Author(s): Bogdan Neagotă / Language(s): Italian
Issue: 03+04/2011
Our paper approaches a ritual-ceremonial complex, largely documented in rural communities from Transylvania (more than 100 villages), during the 20th century: the feast, bearing various names (Pǎpǎlugǎra, Gheorghe, Sângeorzul, Mǎtǎhula, Burduhoasa, Goțoiul, Bǎbǎluda, Borbolatița etc.) is performed on occasion of different spring feasts (Saint George/Sângeorz, the measuring of milk/mǎsurişul laptelui (i.e. Saint George according the Julian calendar: Sângeorzul vechi), Ascension (Ispas), Whitsunday (Rusalii). In the second half of the 20th century, this feast entered its terminal stage. Nowadays, it continues to be performed in a number of villages in the region of Central Transylvania and on the valley of Someş river. Morphologically, the ceremonial has two dominant variants: (1) the linear procession (organized according to the carolling scheme), along the central axis of the village, of a youth dressed in green branches collected from the forest; the procession comprises stopping by virtually every house in the village, like with Christmas carolling, and water being tossed on everyone: masked figure and accompanying party; (2) the dramatized variant, having a complex ceremonial distributions and scenarios.

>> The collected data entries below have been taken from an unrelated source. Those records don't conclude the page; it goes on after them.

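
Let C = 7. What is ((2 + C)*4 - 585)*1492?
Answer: -819108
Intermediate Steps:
((2 + C)*4 - 585)*1492 = ((2 + 7)*4 - 585)*1492 = (9*4 - 585)*1492 = (36 - 585)*1492 = -549*1492 = -819108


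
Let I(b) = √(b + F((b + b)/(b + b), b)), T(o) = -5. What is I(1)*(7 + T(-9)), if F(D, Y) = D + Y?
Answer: 2*√3 ≈ 3.4641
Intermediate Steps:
I(b) = √(1 + 2*b) (I(b) = √(b + ((b + b)/(b + b) + b)) = √(b + ((2*b)/((2*b)) + b)) = √(b + ((2*b)*(1/(2*b)) + b)) = √(b + (1 + b)) = √(1 + 2*b))
I(1)*(7 + T(-9)) = √(1 + 2*1)*(7 - 5) = √(1 + 2)*2 = √3*2 = 2*√3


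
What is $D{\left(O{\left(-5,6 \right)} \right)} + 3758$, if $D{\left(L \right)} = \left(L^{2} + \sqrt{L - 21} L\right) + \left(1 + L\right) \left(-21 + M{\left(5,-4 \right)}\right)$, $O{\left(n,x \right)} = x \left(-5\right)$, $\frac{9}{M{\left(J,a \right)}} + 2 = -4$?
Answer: $\frac{10621}{2} - 30 i \sqrt{51} \approx 5310.5 - 214.24 i$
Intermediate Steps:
$M{\left(J,a \right)} = - \frac{3}{2}$ ($M{\left(J,a \right)} = \frac{9}{-2 - 4} = \frac{9}{-6} = 9 \left(- \frac{1}{6}\right) = - \frac{3}{2}$)
$O{\left(n,x \right)} = - 5 x$
$D{\left(L \right)} = - \frac{45}{2} + L^{2} - \frac{45 L}{2} + L \sqrt{-21 + L}$ ($D{\left(L \right)} = \left(L^{2} + \sqrt{L - 21} L\right) + \left(1 + L\right) \left(-21 - \frac{3}{2}\right) = \left(L^{2} + \sqrt{-21 + L} L\right) + \left(1 + L\right) \left(- \frac{45}{2}\right) = \left(L^{2} + L \sqrt{-21 + L}\right) - \left(\frac{45}{2} + \frac{45 L}{2}\right) = - \frac{45}{2} + L^{2} - \frac{45 L}{2} + L \sqrt{-21 + L}$)
$D{\left(O{\left(-5,6 \right)} \right)} + 3758 = \left(- \frac{45}{2} + \left(\left(-5\right) 6\right)^{2} - \frac{45 \left(\left(-5\right) 6\right)}{2} + \left(-5\right) 6 \sqrt{-21 - 30}\right) + 3758 = \left(- \frac{45}{2} + \left(-30\right)^{2} - -675 - 30 \sqrt{-21 - 30}\right) + 3758 = \left(- \frac{45}{2} + 900 + 675 - 30 \sqrt{-51}\right) + 3758 = \left(- \frac{45}{2} + 900 + 675 - 30 i \sqrt{51}\right) + 3758 = \left(\frac{3105}{2} - 30 i \sqrt{51}\right) + 3758 = \frac{10621}{2} - 30 i \sqrt{51}$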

The custom, widely documented for European popular cultures, is intimately bound to the rites of rain invocation, and with the magic practices of stimulation of germination of all kinds (vegetal, animal, human). Beyond the evident agrarian substratum, the ceremonial is tied, too, to masculine pubertary rites, and to the group of youth, respectively: a traditional institution still active in a number of regions in Transylvania.

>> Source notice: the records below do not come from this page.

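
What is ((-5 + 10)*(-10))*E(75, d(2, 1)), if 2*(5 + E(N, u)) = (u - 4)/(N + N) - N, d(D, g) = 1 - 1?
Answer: 6377/3 ≈ 2125.7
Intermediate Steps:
d(D, g) = 0
E(N, u) = -5 - N/2 + (-4 + u)/(4*N) (E(N, u) = -5 + ((u - 4)/(N + N) - N)/2 = -5 + ((-4 + u)/((2*N)) - N)/2 = -5 + ((-4 + u)*(1/(2*N)) - N)/2 = -5 + ((-4 + u)/(2*N) - N)/2 = -5 + (-N + (-4 + u)/(2*N))/2 = -5 + (-N/2 + (-4 + u)/(4*N)) = -5 - N/2 + (-4 + u)/(4*N))
((-5 + 10)*(-10))*E(75, d(2, 1)) = ((-5 + 10)*(-10))*((¼)*(-4 + 0 - 2*75*(10 + 75))/75) = (5*(-10))*((¼)*(1/75)*(-4 + 0 - 2*75*85)) = -25*(-4 + 0 - 12750)/(2*75) = -25*(-12754)/(2*75) = -50*(-6377/150) = 6377/3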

The ethno-anthropological materials proceed from our field researches (2004-2011) and from classical bibliography. We tried to pass beyond the ethnographical-morphological description, and to assume the deep diachrony of phenomena. In this context, we are using historical-religious methodology as a vessel for exploring long-concealed archaic strata, otherwise unnoticed by modern eye. Passed through anthropological-historical and historical-religious analyses, these rituals work, for the modern researcher, as finest seismographs, best at understanding mental horizons underlying the religious history of profound Europe.